Stufe 1: Initial (Performed). Die SE verläuft unstrukturiert, kaum organisiert und instabil. Es gibt nur wenige definierte Prozesse, der Projekterfolg ist von einigen speziellen Schlüsselfaktoren (z.B. bestimmten Mitarbeitern) abhängig und nicht oder nur schwer vorhersehbar. Dieser «Reifegrad» bildet den Ausgangszustand und stellt keine Anforderungen an bestimmte Kriterien, die erfüllt sein müssen.






Stufe 2: Geführt (Managed). Der SE-Prozess wird durch grundlegende Projektmanagement-Praktiken gesteuert und kontrolliert. Strikte Vereinbarungen hinsichtlich Kosten, Terminen und Funktionalität erlauben wiederholte Projekterfolge bei ähnlich gearteten Anforderungen. Der Fokus der Verbesserung ist das Projekt mit Anforderungen an das Anforderungsmanagement, die Projektplanung, das Projektcontrolling, das Management von Unterauftragnehmern, Messung und Analyse, Produkt- und Prozess-Qualitätssicherung und das Konfigurationsmanagement.
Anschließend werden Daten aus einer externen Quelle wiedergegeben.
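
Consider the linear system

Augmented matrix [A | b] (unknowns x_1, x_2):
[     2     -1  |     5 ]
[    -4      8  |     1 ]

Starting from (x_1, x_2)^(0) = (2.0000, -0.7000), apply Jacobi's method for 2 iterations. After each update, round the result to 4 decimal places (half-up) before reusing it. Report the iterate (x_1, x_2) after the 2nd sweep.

Iteration 1:
  x_1 = (5 - (-1)·-0.7000) / (2) = 2.1500
  x_2 = (1 - (-4)·2.0000) / (8) = 1.1250
Iteration 2:
  x_1 = (5 - (-1)·1.1250) / (2) = 3.0625
  x_2 = (1 - (-4)·2.1500) / (8) = 1.2000

(3.0625, 1.2000)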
Stufe 3: Definiert (Defined). In der dritten Stufe orientiert sich jedes SE-Projekt an einem standardisierten Entwicklungsprozess, um seinen Erfolg nicht von Einzelpersonen abhängig zu machen. Das Tailoring (Zuschneidern) der Vorgaben des Standardprozesses an die jeweilige Projektsituation ist erfolgsentscheidend. Termine und Kosten sind kontrollierbare Grössen. Voraussetzungen für diesen Reifegrad sind der Fokus auf die organisationsweite Prozessdefinition und Prozessverbesserung, etablierte Trainingsprogramme für Mitarbeiter, die systematische Entwicklung der Anforderungen, die Entwicklung einer technischen Lösung, Produktintegration, Verifikation und Validation sowie Risikomanagement und methodische Entscheidungsfindung.





Stufe 4: Geführt mit Zahlen (Quantitative Managed). Hier werden Messungen des Software-Prozesses und der Projekte durchgeführt, welche durch Metriken steuerbar werden. Die Ergebnisse werden für Entscheidungen über Prozessveränderungen herangezogen. Schlüssel für den Erfolg sind hier das Erkennen und die Analyse von Varianzen. Kernprozesse für diese Stufe sind die Messung und Steuerung der organisatorischen Prozess-Performanz sowie die Führung der Projekte über Metriken.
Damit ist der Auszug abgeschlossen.